Les peines sont portées à sept ans d'emprisonnement et à 100 000 euros d'amende lorsque :
1° Le conducteur a commis une violation manifestement délibérée d'une obligation particulière de prudence ou de sécurité prévue par la loi ou le règlement autre que celles mentionnées ci-après ;
2° Le conducteur se trouvait en état d'ivresse manifeste ou était sous l'empire d'un état alcoolique caractérisé par une concentration d'alcool dans le sang ou dans l'air expiré égale ou supérieure aux taux fixés par les dispositions législatives ou réglementaires du code de la route, ou a refusé de se soumettre aux vérifications prévues par ce code et destinées à établir l'existence d'un état alcoolique ;
3° Il résulte d'une analyse sanguine ou salivaire que le conducteur avait fait usage de substances ou de plantes classées comme stupéfiants, ou a refusé de se soumettre aux vérifications prévues par le code de la route destinées à établir s'il conduisait en ayant fait usage de stupéfiants ;
4° Le conducteur n'était pas titulaire du permis de conduire exigé par la loi ou le règlement ou son permis avait été annulé, invalidé, suspendu ou retenu ;
5° Le conducteur a commis un dépassement de la vitesse maximale autorisée égal ou supérieur à 50 km/h;
6° Le conducteur, sachant qu'il vient de causer ou d'occasionner un accident, ne s'est pas arrêté et a tenté ainsi d'échapper à la responsabilité pénale ou civile qu'il peut encourir.
Les peines sont portées à dix ans d'emprisonnement et à 150 000 euros d'amende lorsque l'homicide involontaire a été commis avec deux ou plus des circonstances mentionnées aux 1° et suivants du présent article."
C'est en raison du caractère insoutenable du terme d'homicide "involontaire" pour les familles de victimes décédées, que de nombreuses associations de victimes de la route se battent depuis de très nombreuses années pour que soit instauré un délit d' "homicide routier" pour tout accident mortel causé sur la route sous l'empire d'un état alcoolique ou sous l'emprise de stupéfiants.

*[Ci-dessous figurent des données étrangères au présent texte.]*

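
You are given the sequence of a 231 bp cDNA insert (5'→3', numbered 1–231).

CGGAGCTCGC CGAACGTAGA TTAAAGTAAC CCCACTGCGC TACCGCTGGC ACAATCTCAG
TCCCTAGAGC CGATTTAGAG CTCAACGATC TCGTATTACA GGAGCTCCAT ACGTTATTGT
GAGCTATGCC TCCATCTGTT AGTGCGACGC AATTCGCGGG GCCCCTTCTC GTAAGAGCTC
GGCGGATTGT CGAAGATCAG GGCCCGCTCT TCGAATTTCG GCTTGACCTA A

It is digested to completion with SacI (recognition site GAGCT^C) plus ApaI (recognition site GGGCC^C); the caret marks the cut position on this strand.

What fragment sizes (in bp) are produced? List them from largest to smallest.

SacI sites (GAGCTC) start at positions 3, 78, 102, 175.
SacI cuts after base 5 of each site (before the last base), so after positions 7, 82, 106, 179.
ApaI sites (GGGCCC) start at positions 159, 200.
ApaI cuts after base 5 of each site (before the last base), so after positions 163, 204.
Combined cut positions: 7, 82, 106, 163, 179, 204.
Linear molecule, 6 cuts → 7 fragments:
  1–7 → 7 bp
  8–82 → 75 bp
  83–106 → 24 bp
  107–163 → 57 bp
  164–179 → 16 bp
  180–204 → 25 bp
  205–231 → 27 bp
Sorted largest to smallest: 75, 57, 27, 25, 24, 16, 7 bp.

75, 57, 27, 25, 24, 16, 7 bp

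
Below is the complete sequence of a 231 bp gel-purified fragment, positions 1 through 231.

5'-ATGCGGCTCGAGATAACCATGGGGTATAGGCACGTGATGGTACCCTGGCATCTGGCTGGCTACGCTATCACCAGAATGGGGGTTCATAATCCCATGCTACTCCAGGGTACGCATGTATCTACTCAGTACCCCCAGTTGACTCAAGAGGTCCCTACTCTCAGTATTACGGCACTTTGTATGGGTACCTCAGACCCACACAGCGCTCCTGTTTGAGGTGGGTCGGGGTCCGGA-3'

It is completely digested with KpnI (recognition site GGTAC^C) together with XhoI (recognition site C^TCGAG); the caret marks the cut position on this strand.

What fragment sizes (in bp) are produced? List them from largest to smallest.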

Ce combat a repris de la vigueur après l'accident dont a été victime Antoine, le fils du chef Yannick Alléno le 8 mai 2022, mortellement fauché par un automobiliste alcoolisé qui se trouvait au volant d'une voiture volée, et plus récemment encore, par l'affaire Palmade, qui, le 10 février 2023, alors qu'il avait consommé des drogues, dont de la cocaïne, est venu percuter sur la route une autre voiture roulant en sens inverse, faisant ainsi 3 blessés graves, dont 1 enfant et une femme enceinte de 6 mois qui a perdu le bébé qu'elle attendait.
L'homicide routier serait-il une réelle avancée pour les familles des victimes de la route ?
En tant qu'avocate de victimes, je reste quelque peu circonspecte sur la création de ce nouveau délit, qui, selon moi n'est autre qu'une loi de circonstance, créée comme tant d'autres pour répondre à l'émotion publique.
En effet, j'entends et je comprends la douleur des familles de victimes décédées qui ne sauraient admettre ce qu'il peut y avoir d'involontaire à prendre sciemment le volant après avoir consommé des stupéfiants et de l'alcool et sont dans un désarroi tel que le mot involontaire martelé tout au long de la procédure est pour elles une souffrance supplémentaire.
Mais il faut bien comprendre, et c'est à nous Avocats, de l'expliquer à nos clients, que si l'auteur d'un accident de la route commet effectivement un acte volontaire en décidant de prendre le volant alors qu'il a consommé de l'alcool ou des produits stupéfiants, en revanche, l'accident qu'il provoque n'est quant à lui pas volontaire; il n'a pas voulu l'accident. Ainsi, celui qui tue involontairement, n'a tout simplement pas eu l'envie de tuer. Il a certes adopté un comportement dangereux ou interdit par la loi, mais il a ôté la vie sans le vouloir.
Or, comme l'a très justement rappelé Maître Jérôme Gavaudan, président du Conseil National des Barreaux: "En droit, il faut distinguer ce qu'on a voulu faire, ce qu'on a voulu commettre comme faits, et ce qu'on n'a pas voulu commettre. Ce glissement est contraire aux principes généraux du droit pénal: l'intention compte, donc elle doit être sanctionnée différemment de la situation où, même s'il y a eu multiplication de fautes, l'intention de tuer n'existait pas."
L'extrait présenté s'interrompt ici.